Remarques préliminaires
p. 51-52
Texte intégral
1Il ne semble pas, quand on considère les premiers monuments de notre littérature versifiée, que celle-ci soit appelée à un magnifique avenir. On n’y voit que des syllabes péniblement assemblées, coupées par une césure et par une rime, ou plutôt par un embryon de rime, et dont l’intérêt esthétique est manifestement très mince. La forme en est étriquée, pesante et sans ampleur. Les vers, de maigres octosyllabes, y sont groupés en strophes, mais ces strophes ne révèlent aucune habileté. On sent que l’ouvrier, encore peu capable d’initiative, est à peine sorti d’apprentissage, et qu’il se borne à suivre docilement les modèles que lui offrent ses maîtres latins. Il hésite sur la solution des problèmes qui lui sont proposés, risque à peine quelques césures épiques ou quelques rimes féminines, sans doute parce qu’il n’est pas absolument sûr de l’accueil que ces nouveautés rencontreront. Tout démontre son inexpérience.
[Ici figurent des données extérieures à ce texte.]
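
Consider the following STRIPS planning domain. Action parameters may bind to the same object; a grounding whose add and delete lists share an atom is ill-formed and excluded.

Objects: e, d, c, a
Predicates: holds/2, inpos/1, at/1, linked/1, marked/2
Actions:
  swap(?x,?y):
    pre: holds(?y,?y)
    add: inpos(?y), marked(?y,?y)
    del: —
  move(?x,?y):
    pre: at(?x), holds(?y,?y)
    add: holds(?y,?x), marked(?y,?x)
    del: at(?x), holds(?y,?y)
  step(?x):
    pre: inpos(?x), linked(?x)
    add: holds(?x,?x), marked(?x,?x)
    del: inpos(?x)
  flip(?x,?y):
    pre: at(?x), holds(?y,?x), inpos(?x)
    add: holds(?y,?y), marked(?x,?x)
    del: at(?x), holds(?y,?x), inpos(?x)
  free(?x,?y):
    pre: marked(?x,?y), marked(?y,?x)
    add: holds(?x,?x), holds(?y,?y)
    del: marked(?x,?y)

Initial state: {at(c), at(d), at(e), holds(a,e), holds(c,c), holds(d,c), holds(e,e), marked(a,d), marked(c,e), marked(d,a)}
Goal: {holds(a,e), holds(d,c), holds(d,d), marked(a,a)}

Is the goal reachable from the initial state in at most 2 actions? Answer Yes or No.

1. free(d,a)  →  {at(c), at(d), at(e), holds(a,a), holds(a,e), holds(c,c), holds(d,c), holds(d,d), holds(e,e), marked(a,d), marked(c,e)}
2. swap(e,a)  →  {at(c), at(d), at(e), holds(a,a), holds(a,e), holds(c,c), holds(d,c), holds(d,d), holds(e,e), inpos(a), marked(a,a), marked(a,d), marked(c,e)}
optimal plan length = 2; 2 ≤ 2

Yes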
Pourtant le grand fait s’est accompli, et désormais le vers français est créé. Si peu hardis qu’aient été les auteurs de la Passion et de Saint Léger, ils ont eu tout de même l’audace d’écrire en langue vulgaire, dans leur langue, et de renoncer à la forme de la séquence, qui était celle de Sainte Eulalie, trop irrégulière pour qu’elle pût être améliorée par quelque progrès. Nul souci artistique, bien entendu, ne les avait guidés : ils essayaient seulement d’écrire une histoire pieuse, destinée à l’édification du menu peuple, de telle façon qu’elle pût être comprise et qu’elle se gravât facilement dans les mémoires. Ils n’avaient pas d’autre désir. Mais leur tentative, à laquelle ils attachaient sans doute fort peu d’importance, devait être féconde, puisqu’elle a rendu possible l’admirable floraison de notre poésie française.
2C’est ici le moment de montrer comment le vers rude et imparfait des premiers âges s’est transformé en un appareil plus délicat et plus sensible, comment son mécanisme grossier s’est affiné dans la mesure compatible avec les règles qui continuaient de le régir. Il a déjà été fait allusion à ces changements profonds que des souffles profanes ont amenés dans la manière de le traiter, dès qu’on s’est aperçu que, loin de se contenter d’être un moyen d’expression utile ou commode, il pouvait avoir aussi l’ambition de plaire et qu’il y réussirait sans aucun doute quand on serait parvenu à l’agrémenter de quelques ornements heureusement choisis, en se donnant la peine d’exploiter avec habileté les ressources qu’il tenait de sa nature. Ainsi des préoccupations d’art se sont manifestées, préoccupations de facture et d’exécution, qui ont eu pour résultat de rendre la technique de la versification plus variée et par suite beaucoup plus savante. Le goût littéraire, au cours d’une longue période d’enfance qui s’étend sur plusieurs siècles, s’est d’abord formé, puis s’est beaucoup modifié ; des idées esthétiques indigentes et sommaires ont fait place à d’autres conceptions plus subtiles et plus nuancées ; quelques hommes de premier plan ou bien ont résumé avec autorité les doctrines courantes, ou bien ont été les initiateurs de mouvements puissants et durables. Ainsi le vers français traverse tout le Moyen Age pour être recueilli par la Renaissance, qui, à son tour, le fera servir à la réalisation de son programme artistique. Tous ces points d’histoire vont être successivement exposés et discutés.